Politician outreach to faith communities strengthened in recent years following the election and re-election of President George W. Bush. Senators, governors and mayors frequent churches, ministries and organizations, and hire specialized staff that studies ways to attract religious voters.
Oddly, while politicians are leaving Washington to reach the pews, evangelical Christians are bringing the tide back to the capitol with Bible studies and prayer ministries aimed at teaching the elected officials.
The Presbyterian Church in America, for example, established a new Capitol Service ministry to share the gospel with influential people who govern both nationally and internationally.

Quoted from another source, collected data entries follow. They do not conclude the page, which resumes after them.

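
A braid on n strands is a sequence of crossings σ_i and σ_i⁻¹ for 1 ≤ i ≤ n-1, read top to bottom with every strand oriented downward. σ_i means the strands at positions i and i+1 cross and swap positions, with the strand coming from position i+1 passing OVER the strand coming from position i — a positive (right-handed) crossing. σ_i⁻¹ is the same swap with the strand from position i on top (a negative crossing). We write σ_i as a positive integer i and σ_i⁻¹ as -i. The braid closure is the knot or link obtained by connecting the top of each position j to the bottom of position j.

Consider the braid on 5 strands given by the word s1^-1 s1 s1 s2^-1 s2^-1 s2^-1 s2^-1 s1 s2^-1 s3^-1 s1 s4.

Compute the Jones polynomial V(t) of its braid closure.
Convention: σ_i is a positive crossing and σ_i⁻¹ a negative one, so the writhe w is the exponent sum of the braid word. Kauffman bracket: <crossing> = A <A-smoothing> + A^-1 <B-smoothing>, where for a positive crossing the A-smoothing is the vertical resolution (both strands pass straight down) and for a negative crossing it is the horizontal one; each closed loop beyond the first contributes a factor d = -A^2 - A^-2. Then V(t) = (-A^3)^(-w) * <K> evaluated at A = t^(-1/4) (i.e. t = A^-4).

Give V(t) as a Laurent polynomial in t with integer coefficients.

The presented braid s1^-1 s1 s1 s2^-1 s2^-1 s2^-1 s2^-1 s1 s2^-1 s3^-1 s1 s4 on 5 strands reduces by inverse Markov moves (closure unchanged at each step):
  Destabilize: the word has the form β·s4 where s4 occurs only as the final letter (β ∈ B_4); drop it and the last strand → 4 strands.
  Deconjugate: the word is γ·β·γ⁻¹ with γ = s1^-1 (prefix) and γ⁻¹ = s1 (suffix); strip both.
  Destabilize: the word has the form β·s3^-1 where s3^-1 occurs only as the final letter (β ∈ B_3); drop it and the last strand → 3 strands.
Reduced to β = s1 s1 s2^-1 s2^-1 s2^-1 s2^-1 s1 s2^-1 on 3 strands, 8 crossings.
Compute on β:
Braid: s1 s1 s2^-1 s2^-1 s2^-1 s2^-1 s1 s2^-1 on 3 strands, 8 crossings.
Writhe w = (#positive) - (#negative) = 3 - 5 = -2.
Enumerate smoothing states for the bracket polynomial. There are 2^8 = 256 states.
For each crossing: s=0 is the vertical smoothing, s=1 horizontal. Crossing k contributes A^(sign_k * (1 - 2*s_k)); loop factor d = -A^2 - A^-2.
Tabulate the states by total A-exponent and number of loops L (A-exp: L × count):
  A^8: L=6 ×1
  A^6: L=5 ×8
  A^4: L=4 ×27, L=6 ×1
  A^2: L=3 ×48, L=5 ×8
  A^0: L=2 ×47, L=4 ×22, L=6 ×1
  A^-2: L=1 ×23, L=3 ×29, L=5 ×4
  A^-4: L=2 ×22, L=4 ×6
  A^-6: L=3 ×8
  A^-8: L=4 ×1
Each group contributes A^e * Σ count * d^(L-1):
Powers of d = -A^2 - A^-2: d^2 = A^4 + 2 + A^-4; d^3 = -A^6 - 3*A^2 - 3*A^-2 - A^-6; d^4 = A^8 + 4*A^4 + 6 + 4*A^-4 + A^-8; d^5 = -A^10 - 5*A^6 - 10*A^2 - 10*A^-2 - 5*A^-6 - A^-10.
  A^8 * (d^5) = -A^18 - 5*A^14 - 10*A^10 - 10*A^6 - 5*A^2 - A^-2
  A^6 * (8*d^4) = 8*A^14 + 32*A^10 + 48*A^6 + 32*A^2 + 8*A^-2
  A^4 * (27*d^3 + d^5) = -A^14 - 32*A^10 - 91*A^6 - 91*A^2 - 32*A^-2 - A^-6
  A^2 * (48*d^2 + 8*d^4) = 8*A^10 + 80*A^6 + 144*A^2 + 80*A^-2 + 8*A^-6
  A^0 * (47*d + 22*d^3 + d^5) = -A^10 - 27*A^6 - 123*A^2 - 123*A^-2 - 27*A^-6 - A^-10
  A^-2 * (23 + 29*d^2 + 4*d^4) = 4*A^6 + 45*A^2 + 105*A^-2 + 45*A^-6 + 4*A^-10
  A^-4 * (22*d + 6*d^3) = -6*A^2 - 40*A^-2 - 40*A^-6 - 6*A^-10
  A^-6 * (8*d^2) = 8*A^-2 + 16*A^-6 + 8*A^-10
  A^-8 * (d^3) = -A^-2 - 3*A^-6 - 3*A^-10 - A^-14
Summing the groups: <K> = -A^18 + 2*A^14 - 3*A^10 + 4*A^6 - 4*A^2 + 4*A^-2 - 2*A^-6 + 2*A^-10 - A^-14
Normalise by the writhe: (-A^3)^(-w) = (-A^3)^(2) = A^6, so f(A) = A^6 * <K> = -A^24 + 2*A^20 - 3*A^16 + 4*A^12 - 4*A^8 + 4*A^4 - 2 + 2*A^-4 - A^-8.
Substitute A = t^(-1/4), i.e. A^e → t^(-e/4): V(t) = -t^2 + 2*t - 2 + 4*t^-1 - 4*t^-2 + 4*t^-3 - 3*t^-4 + 2*t^-5 - t^-6

Answer: -t^2 + 2*t - 2 + 4*t^-1 - 4*t^-2 + 4*t^-3 - 3*t^-4 + 2*t^-5 - t^-6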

The program helps PCA-related churches and presbyteries share the gospel with government employees by establishing relationships with people in power, according to the denominations publication, By Faith online. It provides a healthy, non-partisan means of connecting the Church with members of government and will facilitate intelligent prayer by the Body of Christ for those serving in government.
Through prayer and Bible studies, it is the hope of the PCA that government workers will develop a biblical consciousness and more importantly a Christian worldview.
Chuck Garriott, who leads Capitol Services, said the effort would help his church develop greater opportunities to impact millions.
In the last six weeks alone, I have met with 12 different pastors (and churches) throughout the U.S. who are interested in developing ministry to government in state capitols. These PCA ministries are developing a vision for seeing the gospel intentionally applied to those in government, said Garriott.
Another ministry serving in this capacity is the Center for Christian Statesmanship (CCS). A division of Coral Ridge Ministries, CCS prays for government officials throughout the year and hosts luncheons where officials are able to pray.
"It is my hope that congressional aides who heard his message will be motivated to consider daily how their faith must impact their public and private lives," said George Roller, on staff with CCS.